Maria, di Pola, è a Varese dal ’49, e in molti l’hanno conosciuta alla pasticceria Ghezzi, dove ha lavorato per decine d’anni. «Non tutti i parenti sono venuti in Italia, perché la Yugoslavia non a tutti ha dato il permesso per venire qui: il fratello della mia mamma aveva trent’anni e lavorava, serviva a loro e quindi non gli hanno dato il permesso di andare via».

Ma arrivare in queste zone non significava poter ricominciare serenamente una vita: «Pur essendo italiani venivamo visti con diffidenza – spiega Lucia, nata a Pirano – come se non fossimo italiani: tant’è vero che ci dicevano “ah, ma parli italiano?” “Certo che parlo italiano, io sono italiana!” rispondevo».

Mirella è stata come Lucia per un certo periodo nel campo profughi di Padriciano: uno stanzone con 96 persone, stipati in tanti letto a castello. Poi sono arrivati qui in provincia: «Siamo stati 5 anni a Ganna, innanzitutto, ma i gannesi non ci volevano, è stata un’esperienza un po’ negativa. Il paese però era piccolo, vedendo tutte queste persone posso capire cosa provassero: ma per noi è stata dura. Quando siamo andati via, però, il prete ha fatto un bel discorso: ha detto che ci siamo comportati bene, che eravamo brave persone, abbiamo avuto una bella soddisfazione. Poi siamo venuti a Varese. Ma io sento ancora molto le radici di Cittanova d’Istria dove son nata, ne sento l’aria e i profumi».

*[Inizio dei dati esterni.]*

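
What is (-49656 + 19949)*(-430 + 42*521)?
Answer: -637274564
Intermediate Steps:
(-49656 + 19949)*(-430 + 42*521) = -29707*(-430 + 21882) = -29707*21452 = -637274564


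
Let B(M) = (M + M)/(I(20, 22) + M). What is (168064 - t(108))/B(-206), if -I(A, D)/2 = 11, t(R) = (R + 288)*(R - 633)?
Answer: 21429948/103 ≈ 2.0806e+5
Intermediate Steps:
t(R) = (-633 + R)*(288 + R) (t(R) = (288 + R)*(-633 + R) = (-633 + R)*(288 + R))
I(A, D) = -22 (I(A, D) = -2*11 = -22)
B(M) = 2*M/(-22 + M) (B(M) = (M + M)/(-22 + M) = (2*M)/(-22 + M) = 2*M/(-22 + M))
(168064 - t(108))/B(-206) = (168064 - (-182304 + 108² - 345*108))/((2*(-206)/(-22 - 206))) = (168064 - (-182304 + 11664 - 37260))/((2*(-206)/(-228))) = (168064 - 1*(-207900))/((2*(-206)*(-1/228))) = (168064 + 207900)/(103/57) = 375964*(57/103) = 21429948/103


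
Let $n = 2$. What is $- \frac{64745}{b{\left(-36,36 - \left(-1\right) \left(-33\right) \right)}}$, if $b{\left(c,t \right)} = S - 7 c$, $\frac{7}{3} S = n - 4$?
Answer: $- \frac{453215}{1758} \approx -257.8$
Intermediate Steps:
$S = - \frac{6}{7}$ ($S = \frac{3 \left(2 - 4\right)}{7} = \frac{3}{7} \left(-2\right) = - \frac{6}{7} \approx -0.85714$)
$b{\left(c,t \right)} = - \frac{6}{7} - 7 c$
$- \frac{64745}{b{\left(-36,36 - \left(-1\right) \left(-33\right) \right)}} = - \frac{64745}{- \frac{6}{7} - -252} = - \frac{64745}{- \frac{6}{7} + 252} = - \frac{64745}{\frac{1758}{7}} = \left(-64745\right) \frac{7}{1758} = - \frac{453215}{1758}$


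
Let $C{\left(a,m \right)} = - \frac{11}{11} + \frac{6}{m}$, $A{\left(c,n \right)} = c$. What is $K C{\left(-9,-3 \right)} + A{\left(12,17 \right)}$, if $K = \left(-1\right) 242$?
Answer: $738$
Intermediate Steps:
$K = -242$
$C{\left(a,m \right)} = -1 + \frac{6}{m}$ ($C{\left(a,m \right)} = \left(-11\right) \frac{1}{11} + \frac{6}{m} = -1 + \frac{6}{m}$)
$K C{\left(-9,-3 \right)} + A{\left(12,17 \right)} = - 242 \frac{6 - -3}{-3} + 12 = - 242 \left(- \frac{6 + 3}{3}\right) + 12 = - 242 \left(\left(- \frac{1}{3}\right) 9\right) + 12 = \left(-242\right) \left(-3\right) + 12 = 726 + 12 = 738$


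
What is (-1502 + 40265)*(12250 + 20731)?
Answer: 1278442503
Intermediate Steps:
(-1502 + 40265)*(12250 + 20731) = 38763*32981 = 1278442503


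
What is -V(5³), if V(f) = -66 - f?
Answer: 191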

Argeo ha lasciato Pola nel 1946, qualche mese prima dell’esodo ufficiale: i genitori non volevano fare perdere a lui, ragazzino del liceo, l’anno scolastico. «Sono però capitato a Milano, in un liceo non molto accogliente: il professore di Filosofia diceva “in questa classe c’è una certa persona che dice di essere italiano e l’italiano non lo parla neanche bene”. Questo può darle un’idea dell’accoglienza che abbiamo avuto in Italia»

E pensare che, come disse all’epoca Montanelli, i Giuliano Dalmati erano “doppiamente italiani: per nascita e per scelta”. Nel trattato di pace c’era, infatti una clausola «che prevedeva che per essere considerati italiani a tutti gli effetti dovevamo optare (richiedere perciò espressamente, ndr) per la cittadinanza italiana: altrimenti saremmo stati considerati apolidi (cioè non appartenenti a nessuno stato, ndr) – spiega Argeo – Io non ho fatto il militare, per esempio, perchè quando è arrivata la cartolina di leva non avevo ancora ricevuto dalla Yoguslavia il placet per essere considerato italiano».

Anche ad Argeo manca il mare, come quasi a tutti i dalmati: «Ma mi sono mancati anche gli amici: immagini un ragazzo di 15-16 anni che si ritrova lontano da casa e lascia tutte le sue amicizie di bambino e non le ritrova più. Il mio amico del cuore sono riuscito a ritrovarlo quasi dieci anni dopo, e dopo siamo diventati testimoni di nozze l’uno dell’altro».

Per mantenere un legame tra chi, negli anni, è riuscito a riprendere le fila di una amicizia dispersa con l’esodo: «Noi ci ritroviamo ancora in un gruppo che abbiamo chiamato “L’ultima mularìa di Pola(l’ultimo gruppo di ragazzi di Pola, ndr) ogni anno, la seconda settimana di settembre, solo per fare “quatro ciacole” (cioè quattro chiacchere)».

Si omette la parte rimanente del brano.